By: Molly Meek

1“I’m not going to discriminate … (You’re free to do) whatever you do behind your bedroom doors … It’s not my problem. I’m not a sex policeman … But if you tell everyone to champion pro-LGBT or anti-LGBT (causes), it (might) cause social divisions, so (I have to step in) to be the policeman in the middle.” (Chan Chun Sing as quoted in Today article, “Chan Chun Sing urges youth to go beyond relying on good grades for jobs“)

1. Who says LGBT issues are confined to sex or what people do in the bedroom? You may not regard them as your “problem” but why are they a problem in the first place? Are you going to police it if a gay couple were to kiss each other in public the way some straight couples do? The claim of non-discrimination is undercut by the rather narrow view of what constitutes LGBT issues. Don’t be too confident of your neutrality.

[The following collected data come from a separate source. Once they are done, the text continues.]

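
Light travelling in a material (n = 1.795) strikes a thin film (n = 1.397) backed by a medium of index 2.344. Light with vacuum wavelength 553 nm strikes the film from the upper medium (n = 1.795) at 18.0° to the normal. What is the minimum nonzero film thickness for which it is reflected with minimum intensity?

216 nm

Ray reflecting at the top interface goes from n = 1.795 toward n = 1.397: no phase shift.
Bottom surface (1.397 → 2.344): reflection off a higher-index medium gives a half-wave phase shift.
Exactly one π shift → a net half-wave offset.
With one net inversion, destructive interference in reflection requires 2 n t cos θ_r = m λ.
Snell's law: 1.795 sin 18.0° = 1.397 sin θ_r → sin θ_r = 0.397, cos θ_r = 0.918.
Minimum nonzero at m = 1: t = λ / (2 n cos θ_r) = 553 / (2 × 1.397 × 0.918) = 216 nm.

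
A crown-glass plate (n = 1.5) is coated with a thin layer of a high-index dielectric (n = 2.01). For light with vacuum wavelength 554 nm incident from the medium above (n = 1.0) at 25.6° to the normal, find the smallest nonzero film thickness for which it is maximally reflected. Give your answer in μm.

0.0706 μm

Ray reflecting at the top interface goes from n = 1.0 toward n = 2.01: a half-wave phase shift.
Bottom surface (2.01 → 1.5): reflection off a lower-index medium gives no phase shift.
The two reflections differ by half a wavelength.
With one net inversion, constructive interference in reflection requires 2 n t cos θ_r = (m + ½) λ.
Snell's law: 1.0 sin 25.6° = 2.01 sin θ_r → sin θ_r = 0.215, cos θ_r = 0.977.
Minimum at m = 0: t = λ / (4 n cos θ_r) = 554 / (4 × 2.01 × 0.977) = 70.6 nm.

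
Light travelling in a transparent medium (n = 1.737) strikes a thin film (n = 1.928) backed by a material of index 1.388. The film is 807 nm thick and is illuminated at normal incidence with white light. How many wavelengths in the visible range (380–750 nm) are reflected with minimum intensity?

4

Top surface (1.737 → 1.928): reflection off a higher-index medium gives a half-wave phase shift.
At the lower boundary (n = 1.928 to n = 1.388) the reflected ray undergoes no phase shift.
The two reflections differ by half a wavelength.
With one net inversion, destructive interference in reflection requires 2 n t = m λ.
λ = 2 n t / m = 3112 / m nm.
m=4: 778 nm (IR); m=5: 622 nm (visible); m=6: 519 nm (visible); m=7: 445 nm (visible); m=8: 389 nm (visible); m=9: 346 nm (UV).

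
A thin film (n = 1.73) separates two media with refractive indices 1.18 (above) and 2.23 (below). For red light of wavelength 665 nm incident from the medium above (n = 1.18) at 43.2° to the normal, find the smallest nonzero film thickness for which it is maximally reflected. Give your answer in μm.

0.217 μm

Top surface (1.18 → 1.73): reflection off a higher-index medium gives a half-wave phase shift.
Bottom surface (1.73 → 2.23): reflection off a higher-index medium gives a half-wave phase shift.
Net: no relative phase inversion (both shifts match).
For strong reflection here: 2 n t cos θ_r = m λ.
Snell's law: 1.18 sin 43.2° = 1.73 sin θ_r → sin θ_r = 0.467, cos θ_r = 0.884.
Minimum nonzero at m = 1: t = λ / (2 n cos θ_r) = 665 / (2 × 1.73 × 0.884) = 217 nm.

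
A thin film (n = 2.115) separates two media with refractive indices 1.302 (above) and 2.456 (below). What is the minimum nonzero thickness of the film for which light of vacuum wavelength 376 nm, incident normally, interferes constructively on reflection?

88.9 nm

At the upper boundary (n = 1.302 to n = 2.115) the reflected ray undergoes a half-wave phase shift.
At the lower boundary (n = 2.115 to n = 2.456) the reflected ray undergoes a half-wave phase shift.
The two reflections carry the same phase change, so no net offset.
With no net inversion, constructive interference in reflection requires 2 n t = m λ.
Minimum nonzero at m = 1: t = λ / (2 n) = 376 / (2 × 2.115) = 88.9 nm.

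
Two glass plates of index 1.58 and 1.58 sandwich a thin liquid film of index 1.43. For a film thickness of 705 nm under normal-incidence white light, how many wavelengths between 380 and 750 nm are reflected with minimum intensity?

At the upper boundary (n = 1.58 to n = 1.43) the reflected ray undergoes no phase shift.
Bottom surface (1.43 → 1.58): reflection off a higher-index medium gives a half-wave phase shift.
Exactly one π shift → a net half-wave offset.
So the condition for destructive reflection is 2 n t = m λ.
λ = 2 n t / m = 2016 / m nm.
m=2: 1008 nm (IR); m=3: 672 nm (visible); m=4: 504 nm (visible); m=5: 403 nm (visible); m=6: 336 nm (UV).

3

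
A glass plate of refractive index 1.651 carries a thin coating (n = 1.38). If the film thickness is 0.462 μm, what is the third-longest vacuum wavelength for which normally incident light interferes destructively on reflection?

Top surface (1.0 → 1.38): reflection off a higher-index medium gives a half-wave phase shift.
At the lower boundary (n = 1.38 to n = 1.651) the reflected ray undergoes a half-wave phase shift.
Net: no relative phase inversion (both shifts match).
For minimum reflection here: 2 n t = (m + ½) λ.
λ = 2 n t / (m + ½). The third-longest wavelength is m = 2: λ = 2 × 1.38 × 462 / 2.50 = 510 nm.

510 nm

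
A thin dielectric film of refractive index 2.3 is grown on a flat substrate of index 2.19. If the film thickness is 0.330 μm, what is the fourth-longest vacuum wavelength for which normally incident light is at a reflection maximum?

434 nm

Top surface (1.0 → 2.3): reflection off a higher-index medium gives a half-wave phase shift.
Ray reflecting at the bottom interface goes from n = 2.3 toward n = 2.19: no phase shift.
The two reflections differ by half a wavelength.
With one net inversion, constructive interference in reflection requires 2 n t = (m + ½) λ.
λ = 2 n t / (m + ½). The fourth-longest wavelength is m = 3: λ = 2 × 2.3 × 330 / 3.50 = 434 nm.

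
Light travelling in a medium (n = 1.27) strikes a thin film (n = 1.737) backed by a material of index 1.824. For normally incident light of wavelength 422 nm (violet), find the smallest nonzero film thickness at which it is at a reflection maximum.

Top surface (1.27 → 1.737): reflection off a higher-index medium gives a half-wave phase shift.
At the lower boundary (n = 1.737 to n = 1.824) the reflected ray undergoes a half-wave phase shift.
The two reflections carry the same phase change, so no net offset.
With no net inversion, constructive interference in reflection requires 2 n t = m λ.
Minimum nonzero at m = 1: t = λ / (2 n) = 422 / (2 × 1.737) = 121 nm.

121 nm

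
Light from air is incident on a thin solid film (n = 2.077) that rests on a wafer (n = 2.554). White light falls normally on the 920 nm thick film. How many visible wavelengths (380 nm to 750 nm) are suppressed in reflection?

Top surface (1.0 → 2.077): reflection off a higher-index medium gives a half-wave phase shift.
Ray reflecting at the bottom interface goes from n = 2.077 toward n = 2.554: a half-wave phase shift.
Zero or two π shifts → no net half-wave offset.
So the condition for destructive reflection is 2 n t = (m + ½) λ.
λ = 2 n t / (m + ½) = 3822 / (m + ½) nm.
m=4: 849 nm (IR); m=5: 695 nm (visible); m=6: 588 nm (visible); m=7: 510 nm (visible); m=8: 450 nm (visible); m=9: 402 nm (visible); m=10: 364 nm (UV).

5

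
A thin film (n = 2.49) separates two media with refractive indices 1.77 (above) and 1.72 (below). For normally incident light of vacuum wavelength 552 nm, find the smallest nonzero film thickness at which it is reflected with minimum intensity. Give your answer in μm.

At the upper boundary (n = 1.77 to n = 2.49) the reflected ray undergoes a half-wave phase shift.
Ray reflecting at the bottom interface goes from n = 2.49 toward n = 1.72: no phase shift.
The two reflections differ by half a wavelength.
For dark reflection here: 2 n t = m λ.
Minimum nonzero at m = 1: t = λ / (2 n) = 552 / (2 × 2.49) = 111 nm.

0.111 μm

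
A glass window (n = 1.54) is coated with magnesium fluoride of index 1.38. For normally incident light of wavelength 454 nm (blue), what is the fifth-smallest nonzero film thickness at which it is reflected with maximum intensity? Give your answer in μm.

Top surface (1.0 → 1.38): reflection off a higher-index medium gives a half-wave phase shift.
At the lower boundary (n = 1.38 to n = 1.54) the reflected ray undergoes a half-wave phase shift.
Zero or two π shifts → no net half-wave offset.
So the condition for constructive reflection is 2 n t = m λ.
The fifth-smallest nonzero thickness corresponds to m = 5: t = m λ / (2 n) = 5.00 × 454 / (2 × 1.38) = 822 nm.

0.822 μm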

2. What is to tell “tell everyone to champion pro-LGBT or anti-LGBT (causes)”? Is championing such causes the same as telling others to do so? If people can’t even tell others to champion certain causes, can they really champion the causes?

3. The policeman in the middle? Why this preoccupation with being in the middle? Try telling an actual policeman to be in the middle between a robber and his victim, and you will see how ridiculous the idea of being the policeman in the middle is.

4. Stop stifling others in the name of harmony, will you? Sometimes it’s that conspicuous object in the middle that accentuates division lines.

5. Pity the person who had to edit the language.